Composers / Edvard Grieg / Routes

 

Trasa Kristiania/Oslo

Grieg’s efforts to obtain a government grant to set up a Norwegian Music Academy came to nought, and so the composer was forced to accept more or less talented pupils. He spent nearly ten years in the capital, over which time he worked hard to ensure that performers and audiences alike understood and accepted the new music composed by him and his contemporaries. Fortunately, he was supported in that task by two powerful friends: the composer and conductor Johan Svendsen, with whom he worked very closely, and the writer Bjørnstjerne Bjørnson, who strove to awaken a national awareness. Grieg wrote many works to his texts, such as songs, vaudevilles and music theatre. Bjørnson’s most cherished idea was to create a national opera. To that end, he chose the figure of the great Viking ruler Olav Tryggvason. Grieg’s opera to Bjørnson’s libretto under that title was never finished. The poet, who around that time (1865–1867) was director of the Christiania Theatre, gradually stopped providing the composer with texts. Grieg waited several years, and then he accepted a proposition from Henrik Ibsen to write music to his dramatic epic Peer Gynt, adapted for the stage.

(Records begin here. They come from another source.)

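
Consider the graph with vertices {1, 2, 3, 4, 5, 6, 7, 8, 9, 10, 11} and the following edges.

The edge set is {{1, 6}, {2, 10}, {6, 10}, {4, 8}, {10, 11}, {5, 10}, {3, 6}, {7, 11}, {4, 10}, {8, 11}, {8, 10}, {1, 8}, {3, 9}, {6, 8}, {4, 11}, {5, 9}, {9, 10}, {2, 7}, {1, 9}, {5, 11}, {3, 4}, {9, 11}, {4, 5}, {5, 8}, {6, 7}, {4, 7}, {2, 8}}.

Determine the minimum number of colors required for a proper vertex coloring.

5

4, 5, 8, 10, 11 form a clique, so at least 5 colors are needed.
One proper 5-coloring: 1=b, 2=c, 3=b, 4=c, 5=e, 6=c, 7=a, 8=a, 9=a, 10=b, 11=d. Every edge joins two different colors.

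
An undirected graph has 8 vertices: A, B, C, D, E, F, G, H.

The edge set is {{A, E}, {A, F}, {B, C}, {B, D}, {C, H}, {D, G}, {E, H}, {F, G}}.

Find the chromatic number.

B and C are adjacent, so at least 2 colors are needed.
2 colors suffice: color 1 → {C, D, E, F}; color 2 → {A, B, G, H}. No two adjacent vertices share a color.

2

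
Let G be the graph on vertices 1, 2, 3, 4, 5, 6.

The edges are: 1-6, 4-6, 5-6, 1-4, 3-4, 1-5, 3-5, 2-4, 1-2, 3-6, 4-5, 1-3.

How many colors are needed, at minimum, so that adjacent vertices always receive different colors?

1, 3, 4, 5, 6 form a clique, so at least 5 colors are needed.
5 colors suffice: 1=a, 2=c, 3=d, 4=b, 5=e, 6=c. No two adjacent vertices share a color.

5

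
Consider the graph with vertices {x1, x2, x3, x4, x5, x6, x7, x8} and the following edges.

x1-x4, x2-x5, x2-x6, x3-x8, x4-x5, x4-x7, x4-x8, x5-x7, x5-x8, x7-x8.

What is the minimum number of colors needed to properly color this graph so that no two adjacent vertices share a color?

x4, x5, x7, x8 form a clique, so at least 4 colors are needed.
4 colors suffice: x1=1, x2=1, x3=2, x4=3, x5=2, x6=2, x7=4, x8=1. Each edge has distinct colors on its endpoints.

4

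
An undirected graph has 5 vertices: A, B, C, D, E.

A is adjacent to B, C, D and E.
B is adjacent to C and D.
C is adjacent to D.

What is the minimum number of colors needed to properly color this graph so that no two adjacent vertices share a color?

4

A, B, C, D are mutually adjacent (a clique of size 4), so at least 4 colors are needed.
One proper 4-coloring: A=red, B=yellow, C=green, D=blue, E=blue. No two adjacent vertices share a color.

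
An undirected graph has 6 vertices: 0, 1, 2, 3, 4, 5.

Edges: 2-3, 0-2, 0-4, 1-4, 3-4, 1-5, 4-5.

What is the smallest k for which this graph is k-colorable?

1, 4, 5 form a triangle, so at least 3 colors are needed.
3 colors suffice: color red → {2, 4}; color blue → {0, 3, 5}; color green → {1}. Every edge joins two different colors.

3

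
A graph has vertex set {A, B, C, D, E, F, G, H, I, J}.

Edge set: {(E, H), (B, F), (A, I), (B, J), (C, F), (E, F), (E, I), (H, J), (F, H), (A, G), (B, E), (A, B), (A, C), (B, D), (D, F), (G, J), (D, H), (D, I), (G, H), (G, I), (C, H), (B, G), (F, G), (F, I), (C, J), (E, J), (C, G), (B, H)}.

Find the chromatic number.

B, D, F, H are mutually adjacent (a clique of size 4), so at least 4 colors are needed.
4 colors suffice: color red → {A, F, J}; color blue → {H, I}; color green → {B, C}; color yellow → {D, E, G}. Every edge joins two different colors.

4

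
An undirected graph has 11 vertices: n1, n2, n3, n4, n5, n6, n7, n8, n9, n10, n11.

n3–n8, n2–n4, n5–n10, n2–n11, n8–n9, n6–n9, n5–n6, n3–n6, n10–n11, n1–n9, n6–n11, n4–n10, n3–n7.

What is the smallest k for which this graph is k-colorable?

n3 and n6 are adjacent, so at least 2 colors are needed.
2 colors suffice: n1=1, n2=1, n3=2, n4=2, n5=2, n6=1, n7=1, n8=1, n9=2, n10=1, n11=2. Every edge joins two different colors.

2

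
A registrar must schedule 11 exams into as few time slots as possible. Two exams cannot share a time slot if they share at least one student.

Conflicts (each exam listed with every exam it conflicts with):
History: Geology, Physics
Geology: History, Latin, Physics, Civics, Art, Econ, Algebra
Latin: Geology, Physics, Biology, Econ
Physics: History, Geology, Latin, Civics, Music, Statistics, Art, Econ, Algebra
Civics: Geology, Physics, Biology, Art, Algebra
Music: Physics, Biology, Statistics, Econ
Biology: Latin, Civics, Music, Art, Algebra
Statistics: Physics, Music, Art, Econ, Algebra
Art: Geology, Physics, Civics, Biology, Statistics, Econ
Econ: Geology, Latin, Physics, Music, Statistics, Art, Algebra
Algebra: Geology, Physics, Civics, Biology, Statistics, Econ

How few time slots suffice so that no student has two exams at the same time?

4

Geology, Physics, Civics, Algebra all conflict with each other, so at least 4 time slots are needed.
4 time slots suffice: History=3, Geology=2, Latin=4, Physics=1, Civics=3, Music=4, Biology=1, Statistics=2, Art=4, Econ=3, Algebra=4. No two conflicting exams share a time slot.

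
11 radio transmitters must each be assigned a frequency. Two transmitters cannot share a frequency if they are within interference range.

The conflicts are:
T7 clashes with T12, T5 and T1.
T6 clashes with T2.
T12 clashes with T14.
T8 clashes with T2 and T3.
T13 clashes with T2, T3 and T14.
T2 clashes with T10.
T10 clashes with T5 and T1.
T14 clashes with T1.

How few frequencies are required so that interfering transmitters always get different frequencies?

The cycle T10-T2-T13-T14-T1-T10 has odd length 5, so it cannot be 2-colored; at least 3 frequencies are needed.
3 frequencies suffice: T7=1, T6=2, T12=2, T8=2, T13=2, T2=1, T3=1, T10=2, T5=3, T14=1, T1=3. Every pair that conflicts lands in different frequencies.

3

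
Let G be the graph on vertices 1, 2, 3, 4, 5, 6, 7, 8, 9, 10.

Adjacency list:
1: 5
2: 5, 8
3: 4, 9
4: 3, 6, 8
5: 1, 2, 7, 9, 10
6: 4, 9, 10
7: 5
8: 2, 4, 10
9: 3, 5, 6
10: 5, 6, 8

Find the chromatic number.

2

1 and 5 are adjacent, so at least 2 colors are needed.
2 colors suffice: 1=b, 2=b, 3=a, 4=b, 5=a, 6=a, 7=b, 8=a, 9=b, 10=b. No two adjacent vertices share a color.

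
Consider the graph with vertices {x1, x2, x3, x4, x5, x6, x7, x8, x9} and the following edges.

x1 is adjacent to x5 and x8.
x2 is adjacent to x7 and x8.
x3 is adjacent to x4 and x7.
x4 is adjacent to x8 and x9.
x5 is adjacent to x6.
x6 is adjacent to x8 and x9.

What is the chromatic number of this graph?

The cycle x8-x4-x3-x7-x2-x8 has odd length 5, so it cannot be 2-colored; at least 3 colors are needed.
3 colors suffice: color 1 → {x3, x5, x8, x9}; color 2 → {x1, x2, x4, x6}; color 3 → {x7}. No two adjacent vertices share a color.

3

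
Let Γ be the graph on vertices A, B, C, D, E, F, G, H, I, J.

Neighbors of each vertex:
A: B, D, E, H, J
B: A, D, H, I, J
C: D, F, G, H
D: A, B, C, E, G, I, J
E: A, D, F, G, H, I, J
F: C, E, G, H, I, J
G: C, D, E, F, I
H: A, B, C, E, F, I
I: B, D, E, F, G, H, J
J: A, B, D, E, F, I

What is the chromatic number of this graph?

4

E, F, G, I are pairwise adjacent (a clique of size 4), so at least 4 colors are needed.
One proper 4-coloring: A=2, B=1, C=1, D=3, E=1, F=3, G=4, H=4, I=2, J=4. Every edge joins two different colors.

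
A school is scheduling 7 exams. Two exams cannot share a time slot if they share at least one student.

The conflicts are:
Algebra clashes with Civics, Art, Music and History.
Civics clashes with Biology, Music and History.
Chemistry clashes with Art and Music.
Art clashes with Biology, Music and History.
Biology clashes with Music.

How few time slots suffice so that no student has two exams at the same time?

3

Algebra, Civics, History are mutually in conflict, so at least 3 time slots are needed.
3 time slots suffice: time slot 1 → {Music, History}; time slot 2 → {Civics, Art}; time slot 3 → {Algebra, Chemistry, Biology}. Each listed conflict is separated.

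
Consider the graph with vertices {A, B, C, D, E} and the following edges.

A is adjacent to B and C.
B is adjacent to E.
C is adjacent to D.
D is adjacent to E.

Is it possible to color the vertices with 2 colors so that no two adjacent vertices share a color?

No

The cycle C-A-B-E-D-C has odd length 5, so it cannot be 2-colored; at least 3 colors are needed.
So 2 colors are not enough.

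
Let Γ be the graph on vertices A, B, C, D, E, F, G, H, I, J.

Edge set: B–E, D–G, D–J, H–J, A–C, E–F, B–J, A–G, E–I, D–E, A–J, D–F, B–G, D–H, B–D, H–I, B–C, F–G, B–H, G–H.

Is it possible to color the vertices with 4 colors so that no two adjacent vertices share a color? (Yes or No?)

Yes

The chromatic number is 4. B, D, G, H are pairwise adjacent (a clique of size 4), so at least 4 colors are needed.
One proper 4-coloring: A=red, B=blue, C=green, D=red, E=green, F=blue, G=green, H=yellow, I=red, J=green.
That is already a proper 4-coloring.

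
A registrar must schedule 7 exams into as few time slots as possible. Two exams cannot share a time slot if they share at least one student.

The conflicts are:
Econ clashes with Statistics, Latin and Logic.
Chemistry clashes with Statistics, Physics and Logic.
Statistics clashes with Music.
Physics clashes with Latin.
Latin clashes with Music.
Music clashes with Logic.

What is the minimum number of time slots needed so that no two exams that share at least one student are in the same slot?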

The composer was also supported in all kinds of ways by another friend, the piano maker Karl Hals, who besides his factory also ran a music publishing firm and a concert bureau. Hals organised for the Griegs (Edvard played and Nina sang) concert tours of towns and villages along the coast from Christiania to Bergen. The composer, in return, advertised his products, playing on instruments by the firm of Brødrene Hals.